Hal ini membuat beberapa negara mempertimbangkan untuk mengurangi ketergantungan terhadap dolar AS. Dominasi dolar AS diperkirakan perlahan mulai tergerus.
Bank investasi asal AS, Goldman Sachs dalam sebuah catatan yang dirilis akhir Maret lalu menyatakan dolar AS akan menghadapi tantangan penurunan dominasinya di finansial global, sama seperti poundsterling di awal 1900an.
Poundsterling Inggris sebelumnya merupakan mata uang yang menjadi cadangan devisa terbesar, sebelum akhirnya disalip dolar AS. Porsi poundsterling saat ini bahkan hanya 5% saja di cadangan devisa global.
Ekonom Goldman Sachs, Cristina Tessari mengatakan salah satu tantangan yang dihadapi adalah nilai perdagangan Amerika Serikat yang relatif kecil ketimbang penggunaan dolar AS secara global.
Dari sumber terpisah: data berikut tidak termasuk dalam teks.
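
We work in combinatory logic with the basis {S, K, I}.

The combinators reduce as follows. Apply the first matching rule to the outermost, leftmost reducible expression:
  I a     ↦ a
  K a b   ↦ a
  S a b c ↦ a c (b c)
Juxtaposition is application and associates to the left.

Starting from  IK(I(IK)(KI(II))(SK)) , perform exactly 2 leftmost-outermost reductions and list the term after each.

Answer: after 2 steps: K(IK(KI(II))(SK))

Reduction:
  start: IK(I(IK)(KI(II))(SK))
  →1  K(I(IK)(KI(II))(SK))
  →2  K(IK(KI(II))(SK))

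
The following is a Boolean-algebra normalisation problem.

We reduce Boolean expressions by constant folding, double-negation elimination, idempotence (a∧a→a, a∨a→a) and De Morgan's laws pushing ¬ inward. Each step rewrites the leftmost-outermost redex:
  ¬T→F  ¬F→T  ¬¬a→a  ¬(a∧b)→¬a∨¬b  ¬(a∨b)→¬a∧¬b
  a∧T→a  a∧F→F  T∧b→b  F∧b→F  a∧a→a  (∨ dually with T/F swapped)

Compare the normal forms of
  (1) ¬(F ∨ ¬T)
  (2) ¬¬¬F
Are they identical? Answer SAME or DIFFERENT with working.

Answer: SAME — A ⇓ T, B ⇓ T

Working:
Term A:
  start: ¬(F ∨ ¬T)
  step 1: ¬F ∧ ¬¬T
  step 2: T ∧ ¬¬T
  step 3: ¬¬T
  step 4: T

Term B:
  start: ¬¬¬F
  step 1: ¬F
  step 2: T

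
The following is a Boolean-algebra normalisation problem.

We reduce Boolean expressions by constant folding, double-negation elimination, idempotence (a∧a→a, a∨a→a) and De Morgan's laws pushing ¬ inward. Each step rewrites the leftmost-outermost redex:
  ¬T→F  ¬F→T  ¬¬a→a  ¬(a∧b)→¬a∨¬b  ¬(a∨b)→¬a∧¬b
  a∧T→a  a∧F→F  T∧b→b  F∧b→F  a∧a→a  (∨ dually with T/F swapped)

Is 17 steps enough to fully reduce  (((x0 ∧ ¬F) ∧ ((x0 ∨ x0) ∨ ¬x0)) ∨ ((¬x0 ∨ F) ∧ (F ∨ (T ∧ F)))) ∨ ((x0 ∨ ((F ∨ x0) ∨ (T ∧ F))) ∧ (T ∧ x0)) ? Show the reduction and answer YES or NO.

Answer: YES — reaches normal form (x0 ∧ (x0 ∨ ¬x0)) ∨ x0 in 14 ≤ 17 steps

Reduction:
  start: (((x0 ∧ ¬F) ∧ ((x0 ∨ x0) ∨ ¬x0)) ∨ ((¬x0 ∨ F) ∧ (F ∨ (T ∧ F)))) ∨ ((x0 ∨ ((F ∨ x0) ∨ (T ∧ F))) ∧ (T ∧ x0))
  [1] (((x0 ∧ T) ∧ ((x0 ∨ x0) ∨ ¬x0)) ∨ ((¬x0 ∨ F) ∧ (F ∨ (T ∧ F)))) ∨ ((x0 ∨ ((F ∨ x0) ∨ (T ∧ F))) ∧ (T ∧ x0))
  [2] ((x0 ∧ ((x0 ∨ x0) ∨ ¬x0)) ∨ ((¬x0 ∨ F) ∧ (F ∨ (T ∧ F)))) ∨ ((x0 ∨ ((F ∨ x0) ∨ (T ∧ F))) ∧ (T ∧ x0))
  [3] ((x0 ∧ (x0 ∨ ¬x0)) ∨ ((¬x0 ∨ F) ∧ (F ∨ (T ∧ F)))) ∨ ((x0 ∨ ((F ∨ x0) ∨ (T ∧ F))) ∧ (T ∧ x0))
  [4] ((x0 ∧ (x0 ∨ ¬x0)) ∨ (¬x0 ∧ (F ∨ (T ∧ F)))) ∨ ((x0 ∨ ((F ∨ x0) ∨ (T ∧ F))) ∧ (T ∧ x0))
  [5] ((x0 ∧ (x0 ∨ ¬x0)) ∨ (¬x0 ∧ (T ∧ F))) ∨ ((x0 ∨ ((F ∨ x0) ∨ (T ∧ F))) ∧ (T ∧ x0))
  [6] ((x0 ∧ (x0 ∨ ¬x0)) ∨ (¬x0 ∧ F)) ∨ ((x0 ∨ ((F ∨ x0) ∨ (T ∧ F))) ∧ (T ∧ x0))
  [7] ((x0 ∧ (x0 ∨ ¬x0)) ∨ F) ∨ ((x0 ∨ ((F ∨ x0) ∨ (T ∧ F))) ∧ (T ∧ x0))
  [8] (x0 ∧ (x0 ∨ ¬x0)) ∨ ((x0 ∨ ((F ∨ x0) ∨ (T ∧ F))) ∧ (T ∧ x0))
  [9] (x0 ∧ (x0 ∨ ¬x0)) ∨ ((x0 ∨ (x0 ∨ (T ∧ F))) ∧ (T ∧ x0))
  [10] (x0 ∧ (x0 ∨ ¬x0)) ∨ ((x0 ∨ (x0 ∨ F)) ∧ (T ∧ x0))
  [11] (x0 ∧ (x0 ∨ ¬x0)) ∨ ((x0 ∨ x0) ∧ (T ∧ x0))
  [12] (x0 ∧ (x0 ∨ ¬x0)) ∨ (x0 ∧ (T ∧ x0))
  [13] (x0 ∧ (x0 ∨ ¬x0)) ∨ (x0 ∧ x0)
  [14] (x0 ∧ (x0 ∨ ¬x0)) ∨ x0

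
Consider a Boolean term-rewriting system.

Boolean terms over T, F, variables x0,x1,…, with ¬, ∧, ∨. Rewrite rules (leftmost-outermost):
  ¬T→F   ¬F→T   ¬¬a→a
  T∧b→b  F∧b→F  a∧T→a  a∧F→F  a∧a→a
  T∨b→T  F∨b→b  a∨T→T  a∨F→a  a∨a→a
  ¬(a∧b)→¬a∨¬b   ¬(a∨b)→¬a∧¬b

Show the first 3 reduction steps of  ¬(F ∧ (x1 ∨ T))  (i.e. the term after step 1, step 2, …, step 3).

  start: ¬(F ∧ (x1 ∨ T))
  step 1: ¬F ∨ ¬(x1 ∨ T)
  step 2: T ∨ ¬(x1 ∨ T)
  step 3: T

Answer: after 3 steps: T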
Berdasarkan data dari Statista, nilai ekspor Amerika Serikat di tahun 2020 sebesar US$ 1,43 triliun atau berkontribusi sebesar 8,1% dari total ekspor global. Sementara impor tercatat sebesar US$ 2,4 triliun yang berkontribusi 13,5% dari total impor global.
Dengan nilai perdagangan itu, dibandingkan dengan penggunaan dolar AS sangat dominan dalam perdagangan, ada ruang bagi negara-negara lain untuk menggunakan mata uang alternatif. Sehingga ketergantungan akan dolar AS menjadi berkurang.
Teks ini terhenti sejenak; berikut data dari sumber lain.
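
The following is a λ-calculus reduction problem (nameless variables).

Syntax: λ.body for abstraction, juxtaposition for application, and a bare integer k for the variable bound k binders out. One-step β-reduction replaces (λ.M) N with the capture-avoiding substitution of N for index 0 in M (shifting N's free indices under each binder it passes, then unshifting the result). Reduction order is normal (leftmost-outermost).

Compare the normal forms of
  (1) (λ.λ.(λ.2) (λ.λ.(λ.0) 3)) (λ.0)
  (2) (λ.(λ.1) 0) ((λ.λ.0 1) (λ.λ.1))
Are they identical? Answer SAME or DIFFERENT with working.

Term A:
  start: (λ.λ.(λ.2) (λ.λ.(λ.0) 3)) (λ.0)
  step 1: λ.(λ.λ.0) (λ.λ.(λ.0) (λ.0))
  step 2: λ.λ.0

Term B:
  start: (λ.(λ.1) 0) ((λ.λ.0 1) (λ.λ.1))
  step 1: (λ.(λ.λ.0 1) (λ.λ.1)) ((λ.λ.0 1) (λ.λ.1))
  step 2: (λ.λ.0 1) (λ.λ.1)
  step 3: λ.0 (λ.λ.1)

Answer: DIFFERENT — A ⇓ λ.λ.0, B ⇓ λ.0 (λ.λ.1)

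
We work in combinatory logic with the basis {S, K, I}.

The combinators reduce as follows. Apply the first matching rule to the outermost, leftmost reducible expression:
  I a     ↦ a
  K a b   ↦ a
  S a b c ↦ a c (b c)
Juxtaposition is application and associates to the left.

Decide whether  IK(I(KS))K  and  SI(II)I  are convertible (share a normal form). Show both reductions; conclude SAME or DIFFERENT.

Answer: DIFFERENT — A ⇓ KS, B ⇓ I

Working:
Term A:
  start: IK(I(KS))K
  [1] K(I(KS))K
  [2] I(KS)
  [3] KS

Term B:
  start: SI(II)I
  [1] II(III)
  [2] I(III)
  [3] III
  [4] II
  [5] I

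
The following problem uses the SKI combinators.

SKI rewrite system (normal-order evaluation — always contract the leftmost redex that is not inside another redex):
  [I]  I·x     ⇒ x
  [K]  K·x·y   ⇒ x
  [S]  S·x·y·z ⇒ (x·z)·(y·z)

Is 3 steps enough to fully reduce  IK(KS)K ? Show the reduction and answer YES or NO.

  start: IK(KS)K
  [1] K(KS)K
  [2] KS

Answer: YES — reaches normal form KS in 2 ≤ 3 steps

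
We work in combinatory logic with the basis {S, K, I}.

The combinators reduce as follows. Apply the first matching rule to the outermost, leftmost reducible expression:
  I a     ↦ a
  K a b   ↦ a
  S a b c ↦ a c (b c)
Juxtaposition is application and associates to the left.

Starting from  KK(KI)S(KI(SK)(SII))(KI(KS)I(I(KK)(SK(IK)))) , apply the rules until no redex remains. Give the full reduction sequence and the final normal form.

Answer: normal form = SK  (in 7 steps)

Reduction:
  start: KK(KI)S(KI(SK)(SII))(KI(KS)I(I(KK)(SK(IK))))
  [1] KS(KI(SK)(SII))(KI(KS)I(I(KK)(SK(IK))))
  [2] S(KI(KS)I(I(KK)(SK(IK))))
  [3] S(II(I(KK)(SK(IK))))
  [4] S(I(I(KK)(SK(IK))))
  [5] S(I(KK)(SK(IK)))
  [6] S(KK(SK(IK)))
  [7] SK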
Hal yang sama juga diungkapkan Gita Gopinath, wakil direktur Dana Moneter Internasional (IMF). Ia menyatakan sanksi yang diberikan negara-negara Barat ke Rusia dapat membuat fragmentasi sistem finansial global yang bisa merusak dominasi dolar AS.
Gopinath juga mengatakan meningkatnya penggunaan mata uang selain dolar AS dalam perdagangan akan membuat bank sentral mendiversifikasi cadangan devisa mereka. Artinya porsi dolar AS akan dikurangi, yang sudah terjadi dalam beberapa tahun terakhir.
![]() |
Data terbaru dari IMF menunjukkan porsi dolar AS di cadangan devisa global mengalami penurunan menjadi 59% di kuartal IV-2021. Sementara euro masih stabil di kisaran 21%, yen 6% dan poundsterling 5%.
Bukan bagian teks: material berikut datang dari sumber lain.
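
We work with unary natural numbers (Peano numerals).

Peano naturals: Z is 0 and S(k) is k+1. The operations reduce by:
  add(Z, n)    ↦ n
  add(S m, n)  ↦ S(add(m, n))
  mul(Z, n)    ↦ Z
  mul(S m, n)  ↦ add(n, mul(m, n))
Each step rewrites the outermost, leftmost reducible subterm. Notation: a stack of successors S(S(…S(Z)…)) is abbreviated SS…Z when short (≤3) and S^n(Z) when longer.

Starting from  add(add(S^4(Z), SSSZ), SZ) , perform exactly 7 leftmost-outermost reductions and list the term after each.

Answer: after 7 steps: S(S(S(add(S(add(Z, SSSZ)), SZ))))

Derivation:
  start: add(add(S^4(Z), SSSZ), SZ)
  [1] add(S(add(SSSZ, SSSZ)), SZ)
  [2] S(add(add(SSSZ, SSSZ), SZ))
  [3] S(add(S(add(SSZ, SSSZ)), SZ))
  [4] S(S(add(add(SSZ, SSSZ), SZ)))
  [5] S(S(add(S(add(SZ, SSSZ)), SZ)))
  [6] S(S(S(add(add(SZ, SSSZ), SZ))))
  [7] S(S(S(add(S(add(Z, SSSZ)), SZ))))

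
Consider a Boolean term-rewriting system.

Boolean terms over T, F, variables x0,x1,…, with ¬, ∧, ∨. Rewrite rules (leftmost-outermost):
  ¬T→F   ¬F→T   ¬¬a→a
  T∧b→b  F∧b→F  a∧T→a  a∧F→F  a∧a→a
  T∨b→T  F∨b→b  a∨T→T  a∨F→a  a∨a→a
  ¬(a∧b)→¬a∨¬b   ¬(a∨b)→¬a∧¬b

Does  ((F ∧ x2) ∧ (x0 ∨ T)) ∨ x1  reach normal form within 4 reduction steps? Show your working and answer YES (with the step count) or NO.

  start: ((F ∧ x2) ∧ (x0 ∨ T)) ∨ x1
  →1  (F ∧ (x0 ∨ T)) ∨ x1
  →2  F ∨ x1
  →3  x1

Answer: YES — reaches normal form x1 in 3 ≤ 4 steps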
Yang menunjukkan kenaikan signifikan adalah mata uang non-tradisional, selain yang disebutkan di atas. Termasuk di dalamnya ada yuan China, yang porsinya di cadangan devisa global mengalami kenaikan konsisten, saat ini berada di kisaran 10%. Itu artinya, bank sentral sudah mulai mengurangi porsi dolar AS di cadangan devisanya, dan beralih ke mata uang alternatif.
Indonesia sendiri sudah mulai mengurangi ketergentungan dolar AS dengan menerapkan kebijakan Local Currency Settlement (LCS), yakni penyelesaian transaksi perdagangan antara dua negara yang dilakukan dalam mata uang masing-masing negara di mana setelmen transaksinya dilakukan di dalam yurisdiksi wilayah negara masing-masing
Bank Indonesia (BI) sudah menjalin kesepakatan dengan bank sentral Malaysia, Thailand, Jepang dan China. Nilia transaksi menggunakan LCS juga terus mengalami kenaikan. Sepanjang 2021 nilainya sekitar US$ 2,5 miliar dan BI menargetkan tahun ini akan mengalami kenaikan 10%. Target tersebut kemungkinan besar akan terlewati, sebab nilai transaksi LCS pada periode Januari - April sudah sebesar US$ 1,1 miliar, atau melesat lebih dari 96% dibandingkan periode yang sama tahun sebelumnya.